Writer turned blogger extraordinaire Dermot Cole wrote recently that OMB Director Donna Arduin is considering whether the state should be the recipient of all property taxes paid on oil and gas properties instead of cities and boroughs who are the current recipients.
And, surprise, that is one of the key legislative proposals introduced along with Gov. Michael J. Dunleavy’s cuts-filled budget. His proposal seeks to funnel all property taxes levied on oil and gas infrastructure to the state, barring municipalities from levying their own.
It’s a huge deal. First, it will devastate the North Slope Borough communities, and Valdez, substantially. The North Slope Borough provides services to Alaska Native villages across the Slope from its seat in Utqiagvik to places like Pt. Lay, Pt. Hope, Anaktuvuk Pass, Nuiqsut, and others. There is no backup to fund the North Slope Borough budget in any other way than property taxes. Under this proposal, communities across Alaska will have to contend with new, and in some cases insurmountable, budget deficits they never saw coming.

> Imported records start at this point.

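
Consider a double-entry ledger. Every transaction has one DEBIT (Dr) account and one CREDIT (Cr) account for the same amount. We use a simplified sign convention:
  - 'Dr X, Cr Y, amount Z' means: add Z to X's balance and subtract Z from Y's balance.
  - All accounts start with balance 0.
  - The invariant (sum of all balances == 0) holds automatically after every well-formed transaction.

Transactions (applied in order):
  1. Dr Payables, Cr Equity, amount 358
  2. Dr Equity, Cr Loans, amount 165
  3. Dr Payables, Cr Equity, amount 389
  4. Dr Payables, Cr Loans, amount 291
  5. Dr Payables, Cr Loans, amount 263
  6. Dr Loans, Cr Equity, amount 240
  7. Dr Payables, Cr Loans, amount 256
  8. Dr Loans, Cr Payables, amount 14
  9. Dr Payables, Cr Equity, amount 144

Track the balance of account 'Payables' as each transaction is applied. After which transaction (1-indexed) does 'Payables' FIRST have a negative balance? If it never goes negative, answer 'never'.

Answer: never

Derivation:
After txn 1: Payables=358
After txn 2: Payables=358
After txn 3: Payables=747
After txn 4: Payables=1038
After txn 5: Payables=1301
After txn 6: Payables=1301
After txn 7: Payables=1557
After txn 8: Payables=1543
After txn 9: Payables=1687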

Secondly, this approach highlights the impetuous nature of Dunleavy and Arduin’s budget decisions. If the state really needs “live within its means” as those two are always crowing, why then is there a proposal on the table to bloat state coffers, at the expense of local government, by another $439 million?
Despite this administration’s steadfast refusal to consider new revenues, they are indeed doing just that, possibly causing great injury along the way. Couple this with the elimination of the Power Cost Equalization fund and one couldn’t be faulted for thinking rural Alaska is in danger.

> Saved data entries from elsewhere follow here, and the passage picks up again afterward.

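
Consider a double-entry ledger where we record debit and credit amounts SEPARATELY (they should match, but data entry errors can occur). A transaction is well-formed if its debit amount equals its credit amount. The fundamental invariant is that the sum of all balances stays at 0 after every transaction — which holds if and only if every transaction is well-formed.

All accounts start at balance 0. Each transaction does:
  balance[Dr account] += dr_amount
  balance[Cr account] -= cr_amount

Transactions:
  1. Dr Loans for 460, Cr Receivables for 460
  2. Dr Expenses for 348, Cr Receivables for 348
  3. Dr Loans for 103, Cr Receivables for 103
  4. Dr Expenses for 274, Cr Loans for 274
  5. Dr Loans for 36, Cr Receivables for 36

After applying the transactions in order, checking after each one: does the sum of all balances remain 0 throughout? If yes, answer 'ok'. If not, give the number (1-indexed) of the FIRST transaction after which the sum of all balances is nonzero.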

Some quick background. The State of Alaska receives revenue from oil production in four ways: royalties, production taxes, property taxes and corporate income taxes. Royalties fund the Alaska Permanent Fund and make up the bulk of the state’s UGF revenue ($865 million FY20) pre-POMV. Production taxes, oft debated in Juneau, have at times brought in up to $6 billion in UGF revenue. In FY20 they will bring in about $479 million. Corporate income tax is levied on oil and gas corporations as a percentage of their worldwide net income apportioned to Alaska bringing in about $210 million in FY20.
Property taxes are collected as a percentage of the value of taxable oil and gas property. A portion goes to the state and a majority goes to local landholders (municipalities, boroughs, cities, and unorganized areas) who own the property. As you can see from the chart below, the gross property tax collected in FY18 was $439.9 million with $122.7 million going to the state and the remainder going to local communities along the TAPS route.

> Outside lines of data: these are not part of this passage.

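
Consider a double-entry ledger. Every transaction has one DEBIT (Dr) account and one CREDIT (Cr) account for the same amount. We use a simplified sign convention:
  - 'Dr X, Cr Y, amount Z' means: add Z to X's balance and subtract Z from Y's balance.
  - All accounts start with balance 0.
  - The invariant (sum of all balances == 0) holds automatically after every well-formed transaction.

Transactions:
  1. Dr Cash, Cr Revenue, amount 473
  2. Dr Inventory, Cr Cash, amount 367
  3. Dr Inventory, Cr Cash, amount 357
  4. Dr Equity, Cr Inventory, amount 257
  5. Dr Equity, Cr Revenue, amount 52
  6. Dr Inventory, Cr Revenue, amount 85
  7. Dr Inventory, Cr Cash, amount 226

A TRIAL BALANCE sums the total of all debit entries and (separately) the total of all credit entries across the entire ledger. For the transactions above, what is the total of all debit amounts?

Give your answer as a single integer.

Answer: 1817

Derivation:
Txn 1: debit+=473
Txn 2: debit+=367
Txn 3: debit+=357
Txn 4: debit+=257
Txn 5: debit+=52
Txn 6: debit+=85
Txn 7: debit+=226
Total debits = 1817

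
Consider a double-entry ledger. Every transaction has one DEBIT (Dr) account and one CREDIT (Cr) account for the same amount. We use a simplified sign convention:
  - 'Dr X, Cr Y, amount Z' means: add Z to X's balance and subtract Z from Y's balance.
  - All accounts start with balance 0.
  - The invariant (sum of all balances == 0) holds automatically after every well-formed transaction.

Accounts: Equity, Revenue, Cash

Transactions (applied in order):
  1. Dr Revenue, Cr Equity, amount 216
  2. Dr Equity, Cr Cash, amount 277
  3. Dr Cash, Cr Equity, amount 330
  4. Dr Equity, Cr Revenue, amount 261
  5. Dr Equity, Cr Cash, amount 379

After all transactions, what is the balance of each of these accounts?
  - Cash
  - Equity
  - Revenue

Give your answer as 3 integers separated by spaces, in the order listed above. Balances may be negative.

Answer: -326 371 -45

Derivation:
After txn 1 (Dr Revenue, Cr Equity, amount 216): Equity=-216 Revenue=216
After txn 2 (Dr Equity, Cr Cash, amount 277): Cash=-277 Equity=61 Revenue=216
After txn 3 (Dr Cash, Cr Equity, amount 330): Cash=53 Equity=-269 Revenue=216
After txn 4 (Dr Equity, Cr Revenue, amount 261): Cash=53 Equity=-8 Revenue=-45
After txn 5 (Dr Equity, Cr Cash, amount 379): Cash=-326 Equity=371 Revenue=-45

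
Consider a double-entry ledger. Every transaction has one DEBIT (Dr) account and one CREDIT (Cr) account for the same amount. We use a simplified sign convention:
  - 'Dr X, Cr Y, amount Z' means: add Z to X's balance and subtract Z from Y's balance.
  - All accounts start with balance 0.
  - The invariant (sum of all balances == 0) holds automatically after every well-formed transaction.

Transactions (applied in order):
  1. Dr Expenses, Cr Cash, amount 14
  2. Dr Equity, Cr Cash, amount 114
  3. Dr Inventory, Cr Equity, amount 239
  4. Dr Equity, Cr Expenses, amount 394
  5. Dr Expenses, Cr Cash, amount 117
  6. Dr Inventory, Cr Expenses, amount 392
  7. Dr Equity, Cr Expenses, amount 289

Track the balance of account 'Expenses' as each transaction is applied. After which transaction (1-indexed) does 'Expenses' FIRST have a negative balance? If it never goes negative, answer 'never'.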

Critically important to the conversation here is where the rest of the money goes. Anchorage and Fairbanks, populations centers, aren’t raking in money, but it’s not insignificant at $2.4 million and $11.8 million respectively. The $15 million collected by the Kenai Peninsula Borough is nothing to sneeze at nor is the $38 million that goes to the City of Valdez. But, by far, the largest recipient of the $439.9 million collected is the North Slope Borough collecting $372.1 million in FY18 in oil and gas property taxes, funding a budget, and putting some away in savings, from those earnings.
Most Alaskans understand that the majority of production in the state comes from the North Slope. Coming in at 94,796 square miles, the North Slope Borough is enormous geographically and covers the entire oil production region at Prudhoe Bay and beyond. The North Slope Borough, incorporated in 1972, is almost completely funded by property taxes and has been since then.
Discussion on tax on oil and gas properties, and local governments share in that revenue stream, dates back to territorial days. But between 1972 and 1980, the Borough collected more than $150 million in property taxes. In 1980, as production ramped up, the North Slope Borough collected $74 million that year alone.
Today, as then, the Borough sees about 90% or more of its budget funded by property taxes levied on oil and gas activity happening on its land. The Borough spends a significant amount of capital working to make Utqiagvik and other North Slope villages more self sustaining.
In one move, Donna Arduin and Michael J. Dunleavy, could completely change the way of life for every resident on the North Slope, and many across Alaska, on a fundamental level that many of us could not imagine. The North Slope Borough’s FY17 budget of $449.4 million was made up of $354.9 million in property taxes.
Taking $372.1 million from the North Slope Borough, and devastating the region would fall far short of the the commitment to protect Alaska Native communities Dunleavy promised on the campaign trail. The flippant mention of it in with few details or context by Outsider Donna Arduin further reminds us how out of touch she really is with Alaska.
And don’t discount the effect $30 million has on the $78.8 million Kenai Peninsula Borough budget, of which $15 million is funded by property taxes. Or maybe consider the $38 million hit to Valdez, a district Dunleavy once represented in the senate, where “oil and gas properties comprise 88% of all property tax revenue, and 82% of all General Fund revenue.” Such an enormous policy move would fly in the face of Alaska history and common sense but it would also decimate the already strained budget of municipalities around the state.
Article is wrong. Unorganized areas along the pipeline do not get any tax receipts off the pipeline, it already goes to the state. Look at line one of your chart above.